THURSDAY, May 9, 2024 (HealthDay News) — A personalized tool can predict infants at increased risk for severe respiratory syncytial virus (RSV) lower respiratory tract infection (LRTI) who would benefit most from RSV prevention products, according to a study published in the March issue of the Open Forum Infectious Diseases.
Brittney M. Snyder, Ph.D., from Vanderbilt University Medical Center in Nashville, Tennessee, and colleagues conducted a population-based birth cohort study of infants born from 1995 to 2007 to develop and internally validate a personalized risk prediction tool for use among all newborns. The tool utilizes readily available birth/postnatal data to predict RSV LRTI requiring intensive care unit (ICU) admission.
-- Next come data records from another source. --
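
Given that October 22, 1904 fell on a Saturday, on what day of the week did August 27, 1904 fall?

Saturday

Count forward from the earlier date (August 27, 1904) to the later (October 22, 1904):
August 1904: 31 − 27 = 4 days remain.
Then September (30): 30 days.
October 1–22, 1904: 22 days.
Total: 4 + 30 + 22 = 56 days.
56 is a multiple of 7, so August 27, 1904 falls on the same weekday: Saturday.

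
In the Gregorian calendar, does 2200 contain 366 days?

No

2200 is not a leap year (divisible by 100 but not 400).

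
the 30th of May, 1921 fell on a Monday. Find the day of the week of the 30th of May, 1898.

Monday

Count forward from the earlier date (May 30, 1898) to the later (May 30, 1921):
From May 30, 1898 to May 30, 1921: 23 years, of which 5 contain a Feb 29 — 18×365 + 5×366 = 8400 days.
(1900 is not a leap year (divisible by 100 but not 400).)
Total: 8400 days.
8400 is a multiple of 7, so the 30th of May, 1898 falls on the same weekday: Monday.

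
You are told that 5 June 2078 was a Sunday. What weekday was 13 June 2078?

Monday

Within June 2078: 13 − 5 = 8 days.
8 mod 7 = 1, so 1 day after Sunday is Monday.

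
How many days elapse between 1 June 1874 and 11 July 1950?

From June 1, 1874 to June 1, 1950: 76 years, of which 18 contain a Feb 29 — 58×365 + 18×366 = 27758 days.
(1900 is not a leap year (divisible by 100 but not 400).)
June 1950: 30 − 1 = 29 days remain.
July 1–11, 1950: 11 days.
Residual: 40 days.
Total: 27798 days.

27798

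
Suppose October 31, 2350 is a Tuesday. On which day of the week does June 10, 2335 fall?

Monday

Count forward from the earlier date (June 10, 2335) to the later (October 31, 2350):
Day-of-year of June 10, 2335: 161.
Day-of-year of October 31, 2350: 304.
2335 has 365 days, so 365 − 161 = 204 days remain in 2335.
Full years 2336–2349: 10 common + 4 leap = 10×365 + 4×366 = 5114 days.
Total: 204 + 5114 + 304 = 5622 days.
5622 mod 7 = 1, so 1 day before Tuesday is Monday.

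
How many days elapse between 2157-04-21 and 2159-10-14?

April 2157: 30 − 21 = 9 days remain.
Then 29 full months totalling 883 days.
October 1–14, 2159: 14 days.
Total: 9 + 883 + 14 = 906 days.

906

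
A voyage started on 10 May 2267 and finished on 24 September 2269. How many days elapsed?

May 10, 2267 → May 10, 2268: 366 days (2268 is a leap year).
May 10, 2268 → May 10, 2269: 365 days.
May 2269: 31 − 10 = 21 days remain.
Then June (30), July (31), August (31): 30 + 31 + 31 = 92 days.
September 1–24, 2269: 24 days.
Residual: 137 days.
Total: 868 days.

868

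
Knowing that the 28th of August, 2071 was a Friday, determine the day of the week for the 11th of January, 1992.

Saturday

Count forward from the earlier date (January 11, 1992) to the later (August 28, 2071):
Day-of-year of January 11, 1992: 11.
Day-of-year of August 28, 2071: 240.
1992 has 366 days, so 366 − 11 = 355 days remain in 1992.
Full years 1993–2070: 59 common + 19 leap = 59×365 + 19×366 = 28489 days.
Total: 355 + 28489 + 240 = 29084 days.
29084 mod 7 = 6, so 6 days before Friday is Saturday.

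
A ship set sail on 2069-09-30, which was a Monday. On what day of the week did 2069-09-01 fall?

Sunday

Count forward from the earlier date (September 1, 2069) to the later (September 30, 2069):
Within September 2069: 30 − 1 = 29 days.
29 mod 7 = 1, so 1 day before Monday is Sunday.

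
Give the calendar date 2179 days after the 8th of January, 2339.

the 26th of December, 2344

Count 2179 days after January 8, 2339:
January 8, 2339 → January 8, 2340: 365 days.
January 8, 2340 → January 8, 2341: 366 days (2340 is a leap year).
January 8, 2341 → January 8, 2342: 365 days.
January 8, 2342 → January 8, 2343: 365 days.
January 8, 2343 → January 8, 2344: 365 days.
January 2344: 31 − 8 = 23 days remain.
Then 10 full months totalling 304 days.
December 1–26, 2344: 26 days.
Residual: 353 days.
Total: 2179 days.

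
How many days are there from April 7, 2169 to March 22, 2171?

April 7, 2169 → April 7, 2170: 365 days.
April 2170: 30 − 7 = 23 days remain.
Then 10 full months totalling 304 days.
March 1–22, 2171: 22 days.
Residual: 349 days.
Total: 714 days.

714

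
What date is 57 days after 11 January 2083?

9 March 2083

Count 57 days after January 11, 2083:
January 2083: 31 − 11 = 20 days remain.
Then February 2083 (28): 28 days.
March 1–9, 2083: 9 days.
Total: 20 + 28 + 9 = 57 days.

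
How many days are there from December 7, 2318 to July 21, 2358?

14471

Day-of-year of December 7, 2318: 341.
Day-of-year of July 21, 2358: 202.
2318 has 365 days, so 365 − 341 = 24 days remain in 2318.
Full years 2319–2357: 29 common + 10 leap = 29×365 + 10×366 = 14245 days.
Total: 24 + 14245 + 202 = 14471 days.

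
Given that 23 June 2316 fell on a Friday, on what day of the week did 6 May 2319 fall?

Day-of-year of June 23, 2316: 175.
Day-of-year of May 6, 2319: 126.
2316 has 366 days, so 366 − 175 = 191 days remain in 2316.
Full years: 2317: 365; 2318: 365. Sum = 730.
Total: 191 + 730 + 126 = 1047 days.
1047 mod 7 = 4, so 4 days after Friday is Tuesday.

Tuesday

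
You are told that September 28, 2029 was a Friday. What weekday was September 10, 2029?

Count forward from the earlier date (September 10, 2029) to the later (September 28, 2029):
Within September 2029: 28 − 10 = 18 days.
18 mod 7 = 4, so 4 days before Friday is Monday.

Monday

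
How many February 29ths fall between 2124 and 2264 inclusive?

35

Years divisible by 4: 2124, 2128, …, 2264 — 36 in all.
Of these, 2200 is divisible by 100 but not 400, so not leap.
Leap years: 36 − 1 = 35.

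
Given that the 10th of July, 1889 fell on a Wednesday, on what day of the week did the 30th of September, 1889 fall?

Monday

July 1889: 31 − 10 = 21 days remain.
Then August (31): 31 days.
September 1–30, 1889: 30 days.
Total: 21 + 31 + 30 = 82 days.
82 mod 7 = 5, so 5 days after Wednesday is Monday.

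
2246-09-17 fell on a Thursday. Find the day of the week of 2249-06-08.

Friday

Day-of-year of September 17, 2246: 260.
Day-of-year of June 8, 2249: 159.
2246 has 365 days, so 365 − 260 = 105 days remain in 2246.
Full years: 2247: 365; 2248: 366. Sum = 731.
Total: 105 + 731 + 159 = 995 days.
995 mod 7 = 1, so 1 day after Thursday is Friday.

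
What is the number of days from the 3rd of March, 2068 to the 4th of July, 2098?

Day-of-year of March 3, 2068: 63.
Day-of-year of July 4, 2098: 185.
2068 has 366 days, so 366 − 63 = 303 days remain in 2068.
Full years 2069–2097: 22 common + 7 leap = 22×365 + 7×366 = 10592 days.
Total: 303 + 10592 + 185 = 11080 days.

11080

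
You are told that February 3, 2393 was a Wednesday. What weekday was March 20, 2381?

Friday

Count forward from the earlier date (March 20, 2381) to the later (February 3, 2393):
Day-of-year of March 20, 2381: 79.
Day-of-year of February 3, 2393: 34.
2381 has 365 days, so 365 − 79 = 286 days remain in 2381.
Full years 2382–2392: 8 common + 3 leap = 8×365 + 3×366 = 4018 days.
Total: 286 + 4018 + 34 = 4338 days.
4338 mod 7 = 5, so 5 days before Wednesday is Friday.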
The researchers found that 0.2 percent of the 429,365 infants had severe RSV LRTI requiring ICU admission, at a median age of 66 days. The tool included 19 variables and demonstrated good predictive accuracy (area under the curve, 0.78). The tool identified infants who did not qualify for palivizumab but who had higher predicted risk levels than infants who did qualify (27 percent of noneligible infants with >0.16 percent predicted probabilities).
“RSV-associated hospitalizations requiring ICU-level care results in significant morbidity and identifies infants at highest risk of death. In a rapidly changing era of RSV prevention, this risk prediction tool is a first step in identifying infants in the general population who might benefit most from RSV immunoprophylaxis,” the authors write.
Several authors disclosed ties to the pharmaceutical industry.